Each gram of carbohydrate (which includes sugars) contains about 4 calories, the same as protein. Fat contains approximately 9 calories per gram. Food scientists can then estimate the number of calories in that food using the equation.

Not all components of a meal are absorbed and the only thing that counts for calories is what is absorbed through the intestinal walls.

Marion Nestle, nutrition and public health specialist

“And it’s close enough,” Nestle said. “You have to be comfortable that we will only have estimates.”

Some companies, as well as restaurants that offer calorie counts for their dishes, often use a Department of Agriculture (USDA) database that establishes an estimate for different foods, such as how much is in a single tomato or a single slice of white bread. Moyer, of the Center for Science in the Public Interest, said that is also sometimes supplemented with a database that is specific to which ingredients suppliers are for each restaurant.

Even so, estimates and approximations must be made.

“Let’s say they get their ingredients from a specific supplier that has already done a calorie count analysis, but then they cook or process it in a way that changes the nutrients in the ingredient,” Moyer said.

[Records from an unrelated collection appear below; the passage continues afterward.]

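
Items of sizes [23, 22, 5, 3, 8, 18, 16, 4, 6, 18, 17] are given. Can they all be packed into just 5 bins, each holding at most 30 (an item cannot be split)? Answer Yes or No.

Total = 140; ⌈140/30⌉ = 5.
6 items each exceed half the capacity and cannot share a bin, forcing at least 6 bins.
At least 6 bins are required, but only 5 are allowed.

No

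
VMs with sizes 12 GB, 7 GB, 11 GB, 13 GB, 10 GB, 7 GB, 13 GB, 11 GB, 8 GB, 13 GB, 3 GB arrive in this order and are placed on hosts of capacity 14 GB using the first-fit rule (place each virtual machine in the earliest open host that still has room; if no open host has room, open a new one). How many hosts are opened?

  12 → host 1 (new)  [load 12/14]
  7 → host 2 (new)  [load 7/14]
  11 → host 3 (new)  [load 11/14]
  13 → host 4 (new)  [load 13/14]
  10 → host 5 (new)  [load 10/14]
  7 → host 2  [load 14/14]
  13 → host 6 (new)  [load 13/14]
  11 → host 7 (new)  [load 11/14]
  8 → host 8 (new)  [load 8/14]
  13 → host 9 (new)  [load 13/14]
  3 → host 3  [load 14/14]
9 hosts opened.

9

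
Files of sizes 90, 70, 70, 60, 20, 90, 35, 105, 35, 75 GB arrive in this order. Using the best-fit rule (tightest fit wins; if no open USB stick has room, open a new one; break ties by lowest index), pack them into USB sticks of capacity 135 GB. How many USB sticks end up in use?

6

  90 → USB stick 1 (new)  [load 90/135]
  70 → USB stick 2 (new)  [load 70/135]
  70 → USB stick 3 (new)  [load 70/135]
  60 → USB stick 2  [load 130/135]
  20 → USB stick 1  [load 110/135]
  90 → USB stick 4 (new)  [load 90/135]
  35 → USB stick 4  [load 125/135]
  105 → USB stick 5 (new)  [load 105/135]
  35 → USB stick 3  [load 105/135]
  75 → USB stick 6 (new)  [load 75/135]
6 USB sticks opened.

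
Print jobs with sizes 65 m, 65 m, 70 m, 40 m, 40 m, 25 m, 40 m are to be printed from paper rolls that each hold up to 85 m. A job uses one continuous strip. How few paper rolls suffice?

5

Total = 70 + 65 + 65 + 40 + 40 + 40 + 25 = 345 m.
Lower bound: ⌈345/85⌉ = 5 paper rolls.
A packing using 5 paper rolls:
  roll 1: 70 = 70
  roll 2: 65 = 65
  roll 3: 65 = 65
  roll 4: 40 + 40 = 80
  roll 5: 40 + 25 = 65
This matches the lower bound, so 5 is optimal.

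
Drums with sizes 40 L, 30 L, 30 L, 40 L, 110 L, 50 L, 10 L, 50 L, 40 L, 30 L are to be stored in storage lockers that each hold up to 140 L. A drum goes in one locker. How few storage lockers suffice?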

So there’s a human factor: Restaurants that prepare their dishes directly have a greater variation in calorie count than there is in a prepared meal like protein bars.

“If someone makes you a sandwich you may see that they take a slice of meat already pre-cut, so those calorie counts remain relatively standardized. But if they then add some sauce or seasoning to taste, then that already varies more,” Moyer said. “So calorie counts on a restaurant menu should not be thought of in the same way as packaged foods.”

(300 calorie burrito? Chipotle chain faces lawsuit for alleged false promotion)

Few calories from fiber

There are certain foods that are more difficult to digest completely, that is, the body does not absorb as many calories from them as the nutritional label says they contain.

That happens with, for example, plant-based foods that require more chewing, which makes estimating the calories they contain more difficult.

“People usually absorb fewer calories from those foods than the label says“said Moyer.

The same thing happens with almonds, according to the nutritionist: people absorb more calories when they consume almond cream than when they eat the split almonds directly because the spreadable cream is “as if someone had already chewed it for you.”

There are several studies conducted by the USDA that indicate that whole almonds, cashews, lentils, and chickpeas have fewer calories to digest than their nutritional labels suggest. Walnuts, which have more protein and omega-3 content, have 21% fewer calories than label estimates, according to the USDA.

Insoluble fiber is another nutrient that does not contribute much to the actual caloric content, because the body does not have the necessary enzymes to digest all the chemical components of the fibers: that is, they pass through the digestive system without being broken down to convert them into energy. There are insoluble fibers in foods such as whole grains, nuts, seeds, and the skin of fruits and vegetables.

“Fiber is typically a carbohydrate that we don’t break down as completely as we digest so that it has few, if any, digestible calories,” Moyer said.

The large intestine sometimes absorbs some calories from these foods, but not all; They are usually soluble fibers, such as those contained in oats, apples or avocado.

So is it worth trusting calorie content labels?

There is little research that measures how true and accurate labels are on packaged foods, and the FDA does not test every product on sale.

“It’s worth saying that the consumer should be careful if what the nutrition label promises sounds too good to be true,” Moyer said. “You have to compare it with similar products. For example, if you are in the aisle where the peanut butter is and there is one that says it has 120 calories but the others say they have 180 per serving, then be careful with the one that says it has less.”

So Moyer concludes that it is important to pay attention to the nutritional labels of foods, but we must take into account this caveat that no company that manufactures prepackaged foods is going to be able to say with absolute certainty that their pizza has exactly 352 calories.